The postmistress was giving |evidence at the trial of 39-year-old taxi driver Thomas Edward Michael Shaw from Ladymar Court in the Lower Falls area of Belfast. He denies a total of seven charges, including six of falsely imprisoning Ms Quinn and family, and of blackmailing the postmistress, all on August 23 2005.
The prosecution claim that while Shaw was not involved in the tiger kidnapping he was “party to this plan ... and at the very least he supplied his car knowing it was to be used in these offences”.
The jury of seven women and five men heard that the alarm was raised after Ms Quinn's daughter Geraldine managed to free her hands and untied those of her mother's partner Jim McClafferty and those of his brother and his brother's two sons.
Earlier, Ms Quinn said her partner Jim had dropped her off at their west Belfast home shortly before midnight.
Later on, as she opened her front door, two masked men, one armed, rushed forward and forced their way into the house.
Ms Quinn said she was taken to her daughter Geraldine's bedroom where she was bound with cable ties and masking tape.
One of the men told her she was to go to her Post Office and “clean the Post Office out ... or Geraldine would be hurt”.
Ms Quinn said at one stage she was ordered to put on her Post |Office uniform and was made to put it on while a masked gunman stood guard behind her.
Then at 2am she drove to Andersonstown Park West where she waited alone in the car until 7.30am, when she went to the Post Office.
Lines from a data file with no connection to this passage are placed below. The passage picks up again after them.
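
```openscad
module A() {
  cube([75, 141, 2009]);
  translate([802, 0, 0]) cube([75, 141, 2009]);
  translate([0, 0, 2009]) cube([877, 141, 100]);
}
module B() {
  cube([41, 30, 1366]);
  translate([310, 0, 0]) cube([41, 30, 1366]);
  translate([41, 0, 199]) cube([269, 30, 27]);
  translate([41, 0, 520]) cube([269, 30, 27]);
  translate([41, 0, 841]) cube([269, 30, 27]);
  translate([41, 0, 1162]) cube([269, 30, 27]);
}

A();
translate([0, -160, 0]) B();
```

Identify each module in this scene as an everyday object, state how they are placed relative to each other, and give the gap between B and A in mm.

The ladder's nearest face is 130 mm from the door frame's −y face.

A is a door frame. B is a ladder. The ladder is on the floor beside the door frame on its −y side. The gap between the ladder and the door frame is 130 mm.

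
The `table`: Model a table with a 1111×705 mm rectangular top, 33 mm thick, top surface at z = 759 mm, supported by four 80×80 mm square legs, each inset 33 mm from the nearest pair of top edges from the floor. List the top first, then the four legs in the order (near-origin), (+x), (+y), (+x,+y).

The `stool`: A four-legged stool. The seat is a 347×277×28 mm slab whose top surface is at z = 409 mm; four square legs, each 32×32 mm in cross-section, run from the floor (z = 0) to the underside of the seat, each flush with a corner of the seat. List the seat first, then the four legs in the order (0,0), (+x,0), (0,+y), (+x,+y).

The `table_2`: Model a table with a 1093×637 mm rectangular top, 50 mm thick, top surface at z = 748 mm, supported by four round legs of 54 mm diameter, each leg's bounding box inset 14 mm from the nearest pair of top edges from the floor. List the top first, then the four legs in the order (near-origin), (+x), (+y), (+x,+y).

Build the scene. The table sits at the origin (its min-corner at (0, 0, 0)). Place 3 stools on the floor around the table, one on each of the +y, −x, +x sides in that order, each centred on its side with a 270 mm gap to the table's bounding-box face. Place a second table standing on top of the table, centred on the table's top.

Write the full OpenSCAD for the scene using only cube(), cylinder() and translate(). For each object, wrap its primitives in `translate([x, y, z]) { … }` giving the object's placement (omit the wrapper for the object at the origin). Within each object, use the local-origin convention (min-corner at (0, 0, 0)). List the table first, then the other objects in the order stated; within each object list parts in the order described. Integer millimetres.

translate([0, 0, 726]) cube([1111, 705, 33]);
translate([33, 33, 0]) cube([80, 80, 726]);
translate([998, 33, 0]) cube([80, 80, 726]);
translate([33, 592, 0]) cube([80, 80, 726]);
translate([998, 592, 0]) cube([80, 80, 726]);
translate([382, 975, 0]) {
  translate([0, 0, 381]) cube([347, 277, 28]);
  cube([32, 32, 381]);
  translate([315, 0, 0]) cube([32, 32, 381]);
  translate([0, 245, 0]) cube([32, 32, 381]);
  translate([315, 245, 0]) cube([32, 32, 381]);
}
translate([-617, 214, 0]) {
  translate([0, 0, 381]) cube([347, 277, 28]);
  cube([32, 32, 381]);
  translate([315, 0, 0]) cube([32, 32, 381]);
  translate([0, 245, 0]) cube([32, 32, 381]);
  translate([315, 245, 0]) cube([32, 32, 381]);
}
translate([1381, 214, 0]) {
  translate([0, 0, 381]) cube([347, 277, 28]);
  cube([32, 32, 381]);
  translate([315, 0, 0]) cube([32, 32, 381]);
  translate([0, 245, 0]) cube([32, 32, 381]);
  translate([315, 245, 0]) cube([32, 32, 381]);
}
translate([9, 34, 759]) {
  translate([0, 0, 698]) cube([1093, 637, 50]);
  translate([41, 41, 0]) cylinder(h = 698, r = 27);
  translate([1052, 41, 0]) cylinder(h = 698, r = 27);
  translate([41, 596, 0]) cylinder(h = 698, r = 27);
  translate([1052, 596, 0]) cylinder(h = 698, r = 27);
}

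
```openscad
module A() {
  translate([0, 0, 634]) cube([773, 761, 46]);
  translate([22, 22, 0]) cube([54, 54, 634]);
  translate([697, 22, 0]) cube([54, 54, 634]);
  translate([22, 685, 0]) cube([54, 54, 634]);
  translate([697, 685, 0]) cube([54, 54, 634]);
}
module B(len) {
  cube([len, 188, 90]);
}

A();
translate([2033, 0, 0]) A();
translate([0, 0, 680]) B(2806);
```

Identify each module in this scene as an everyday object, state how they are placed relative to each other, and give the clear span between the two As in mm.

Second table starts at x = 2033; first ends at x = 773; clear span = 2033 − 773 = 1260 mm.

A is a table. B is a beam. A beam spans the tops of two tables. The clear span between the two tables is 1260 mm.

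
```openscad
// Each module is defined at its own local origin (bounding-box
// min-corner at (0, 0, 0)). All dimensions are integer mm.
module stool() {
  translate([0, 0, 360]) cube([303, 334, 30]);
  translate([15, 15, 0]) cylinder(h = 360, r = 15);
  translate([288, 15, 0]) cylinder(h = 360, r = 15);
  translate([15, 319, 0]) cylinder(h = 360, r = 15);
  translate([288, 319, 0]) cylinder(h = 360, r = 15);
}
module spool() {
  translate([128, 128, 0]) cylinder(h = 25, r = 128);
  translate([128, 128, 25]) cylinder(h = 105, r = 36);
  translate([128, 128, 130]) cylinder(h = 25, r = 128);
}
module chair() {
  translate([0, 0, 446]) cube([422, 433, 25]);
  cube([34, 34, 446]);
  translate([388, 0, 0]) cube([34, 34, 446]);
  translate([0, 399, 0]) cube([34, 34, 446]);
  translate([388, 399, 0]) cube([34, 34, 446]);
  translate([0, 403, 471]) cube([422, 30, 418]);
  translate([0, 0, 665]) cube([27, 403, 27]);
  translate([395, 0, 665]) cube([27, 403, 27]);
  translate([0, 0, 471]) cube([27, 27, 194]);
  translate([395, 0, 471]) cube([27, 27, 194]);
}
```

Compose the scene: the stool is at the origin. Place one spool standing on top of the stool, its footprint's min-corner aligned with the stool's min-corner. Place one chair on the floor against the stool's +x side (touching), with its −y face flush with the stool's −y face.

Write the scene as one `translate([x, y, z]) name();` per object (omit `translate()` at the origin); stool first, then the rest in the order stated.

stool();
translate([0, 0, 390]) spool();
translate([303, 0, 0]) chair();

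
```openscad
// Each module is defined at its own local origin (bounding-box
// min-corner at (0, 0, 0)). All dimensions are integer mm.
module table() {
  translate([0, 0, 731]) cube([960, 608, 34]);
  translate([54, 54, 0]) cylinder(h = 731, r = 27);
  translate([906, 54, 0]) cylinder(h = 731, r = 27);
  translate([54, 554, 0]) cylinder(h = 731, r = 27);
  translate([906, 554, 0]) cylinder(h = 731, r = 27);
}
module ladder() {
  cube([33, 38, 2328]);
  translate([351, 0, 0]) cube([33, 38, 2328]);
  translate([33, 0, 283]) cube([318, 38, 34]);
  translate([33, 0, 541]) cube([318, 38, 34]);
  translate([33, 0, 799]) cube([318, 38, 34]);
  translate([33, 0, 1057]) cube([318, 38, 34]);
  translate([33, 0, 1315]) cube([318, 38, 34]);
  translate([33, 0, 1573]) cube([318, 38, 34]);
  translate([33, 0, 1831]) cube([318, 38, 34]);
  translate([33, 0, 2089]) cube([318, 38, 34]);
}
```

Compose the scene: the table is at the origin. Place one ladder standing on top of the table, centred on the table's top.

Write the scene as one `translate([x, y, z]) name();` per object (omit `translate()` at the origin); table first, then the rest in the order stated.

table();
translate([288, 285, 765]) ladder();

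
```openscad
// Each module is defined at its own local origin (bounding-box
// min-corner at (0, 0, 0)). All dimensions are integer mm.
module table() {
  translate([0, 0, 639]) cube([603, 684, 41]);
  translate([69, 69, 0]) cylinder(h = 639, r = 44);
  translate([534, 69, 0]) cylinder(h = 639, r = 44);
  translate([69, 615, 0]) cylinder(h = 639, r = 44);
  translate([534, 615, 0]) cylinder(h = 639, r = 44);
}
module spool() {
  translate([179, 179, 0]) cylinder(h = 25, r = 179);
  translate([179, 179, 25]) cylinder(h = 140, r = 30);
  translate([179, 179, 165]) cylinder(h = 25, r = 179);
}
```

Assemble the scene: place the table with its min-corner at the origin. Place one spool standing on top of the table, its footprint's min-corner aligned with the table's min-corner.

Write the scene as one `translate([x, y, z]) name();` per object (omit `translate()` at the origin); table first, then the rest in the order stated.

table();
translate([0, 0, 680]) spool();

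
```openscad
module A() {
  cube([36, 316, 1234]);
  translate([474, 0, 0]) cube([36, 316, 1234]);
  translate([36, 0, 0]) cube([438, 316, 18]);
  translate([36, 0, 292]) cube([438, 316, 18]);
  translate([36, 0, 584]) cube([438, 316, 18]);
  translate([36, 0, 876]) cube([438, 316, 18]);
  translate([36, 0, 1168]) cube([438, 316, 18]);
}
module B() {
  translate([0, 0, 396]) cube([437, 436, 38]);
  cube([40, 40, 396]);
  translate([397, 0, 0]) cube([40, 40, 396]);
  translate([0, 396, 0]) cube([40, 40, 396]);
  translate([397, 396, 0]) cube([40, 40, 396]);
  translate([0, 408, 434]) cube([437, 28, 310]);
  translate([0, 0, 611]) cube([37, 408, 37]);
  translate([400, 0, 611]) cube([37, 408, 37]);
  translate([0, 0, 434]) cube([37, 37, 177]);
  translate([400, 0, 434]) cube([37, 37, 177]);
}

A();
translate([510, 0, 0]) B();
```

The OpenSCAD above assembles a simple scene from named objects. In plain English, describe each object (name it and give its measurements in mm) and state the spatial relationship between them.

A is a bookshelf 510 mm wide overall, 316 mm deep and 1234 mm tall. The two sides are 36 mm thick vertical panels. 5 horizontal shelves of 18 mm thickness span between the inner faces of the sides; the lowest shelf sits on the floor and shelves are stacked with a clear vertical gap of 274 mm between each pair.

B is a chair: 437×436 mm seat, 38 mm thick, top at z = 434 mm, on four 40 mm square corner legs flush with the seat edges. A 28 mm thick backrest slab spans the full seat width, extending 310 mm above the seat top, its back face flush with the seat's +y edge. Two armrests of 37×37 mm section run along each side from the seat's front edge to the front of the backrest, top faces 214 mm above the seat top and outer faces flush with the seat's x-edges; a 37×37 mm post under the front of each armrest stands on the seat at the front corner.

The chair is against the bookshelf's +x side, with their −y faces flush.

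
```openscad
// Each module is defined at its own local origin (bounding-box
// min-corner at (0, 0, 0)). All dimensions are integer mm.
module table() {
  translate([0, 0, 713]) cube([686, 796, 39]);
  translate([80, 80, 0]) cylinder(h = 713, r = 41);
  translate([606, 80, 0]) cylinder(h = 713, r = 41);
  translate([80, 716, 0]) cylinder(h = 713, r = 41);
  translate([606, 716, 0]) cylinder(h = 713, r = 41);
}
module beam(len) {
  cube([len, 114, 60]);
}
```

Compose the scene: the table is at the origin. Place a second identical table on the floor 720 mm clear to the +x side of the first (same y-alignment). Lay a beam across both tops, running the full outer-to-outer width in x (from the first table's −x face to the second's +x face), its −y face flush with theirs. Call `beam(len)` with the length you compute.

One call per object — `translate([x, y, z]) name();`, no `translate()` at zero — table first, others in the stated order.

table();
translate([1406, 0, 0]) table();
translate([0, 0, 752]) beam(2092);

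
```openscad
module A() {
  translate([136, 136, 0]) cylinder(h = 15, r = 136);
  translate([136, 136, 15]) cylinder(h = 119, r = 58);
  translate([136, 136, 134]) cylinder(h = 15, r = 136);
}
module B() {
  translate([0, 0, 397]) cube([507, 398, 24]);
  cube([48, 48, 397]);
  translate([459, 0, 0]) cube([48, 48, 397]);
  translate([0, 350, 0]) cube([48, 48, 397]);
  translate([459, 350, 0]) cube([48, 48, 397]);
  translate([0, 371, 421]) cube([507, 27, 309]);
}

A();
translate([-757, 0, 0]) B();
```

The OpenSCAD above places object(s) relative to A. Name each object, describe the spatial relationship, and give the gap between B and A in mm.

A is a spool. B is a chair. The chair is on the floor beside the spool on its −x side. The gap between the chair and the spool is 250 mm.

The chair's nearest face is 250 mm from the spool's −x face.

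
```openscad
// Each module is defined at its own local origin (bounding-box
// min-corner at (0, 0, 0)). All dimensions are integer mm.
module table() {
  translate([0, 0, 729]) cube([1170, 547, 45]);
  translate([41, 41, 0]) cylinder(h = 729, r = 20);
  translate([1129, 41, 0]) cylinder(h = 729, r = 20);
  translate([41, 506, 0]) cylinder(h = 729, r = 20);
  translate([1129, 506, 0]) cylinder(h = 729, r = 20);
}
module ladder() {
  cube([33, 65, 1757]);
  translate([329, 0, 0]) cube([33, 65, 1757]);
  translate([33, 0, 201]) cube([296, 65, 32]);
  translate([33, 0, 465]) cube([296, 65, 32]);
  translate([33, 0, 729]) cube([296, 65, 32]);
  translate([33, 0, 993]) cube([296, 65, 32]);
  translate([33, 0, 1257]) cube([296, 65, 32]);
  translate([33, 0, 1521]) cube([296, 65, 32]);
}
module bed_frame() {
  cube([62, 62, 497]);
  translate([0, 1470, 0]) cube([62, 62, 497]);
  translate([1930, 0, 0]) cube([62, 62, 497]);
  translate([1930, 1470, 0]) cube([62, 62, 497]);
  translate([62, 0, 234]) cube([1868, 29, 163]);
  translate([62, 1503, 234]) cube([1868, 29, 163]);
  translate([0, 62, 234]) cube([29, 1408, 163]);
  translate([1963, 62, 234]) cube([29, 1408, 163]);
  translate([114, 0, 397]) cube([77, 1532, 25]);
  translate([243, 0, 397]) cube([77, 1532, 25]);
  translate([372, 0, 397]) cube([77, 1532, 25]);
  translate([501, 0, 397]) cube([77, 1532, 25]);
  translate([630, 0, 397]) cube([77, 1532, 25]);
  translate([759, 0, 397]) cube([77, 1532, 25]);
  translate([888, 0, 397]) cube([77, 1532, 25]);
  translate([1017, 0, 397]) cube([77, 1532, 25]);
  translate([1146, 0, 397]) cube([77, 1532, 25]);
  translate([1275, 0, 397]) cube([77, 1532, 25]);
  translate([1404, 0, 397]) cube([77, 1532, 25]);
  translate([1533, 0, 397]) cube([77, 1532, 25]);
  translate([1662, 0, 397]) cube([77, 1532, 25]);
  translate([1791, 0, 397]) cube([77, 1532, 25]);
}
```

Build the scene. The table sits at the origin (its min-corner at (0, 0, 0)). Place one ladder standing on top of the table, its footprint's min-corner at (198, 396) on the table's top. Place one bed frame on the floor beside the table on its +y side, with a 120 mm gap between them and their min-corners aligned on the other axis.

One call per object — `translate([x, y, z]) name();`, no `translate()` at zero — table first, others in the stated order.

table();
translate([198, 396, 774]) ladder();
translate([0, 667, 0]) bed_frame();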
She said when she arrived the Post Office had already been opened by the office administrator and police were waiting.
They asked her if she was prepared to continue and she agreed.
Ms Quinn said police gave her two black bin bags, filled not with money but till receipts, which she put in the back of the car, abandoning it in nearby Glen Parade.
The court heard that a short time later two men drove up in Shaw's car, one of whom lifted the bin bags from the back, all the while being watched by police in an unmarked car.
Police followed the kidnappers to nearby Norfolk Road. However, a bin lorry blocked their way and police lost sight of the car.
They later found it abandoned, and inside police found a number of personal items belonging to Shaw. The trial continues.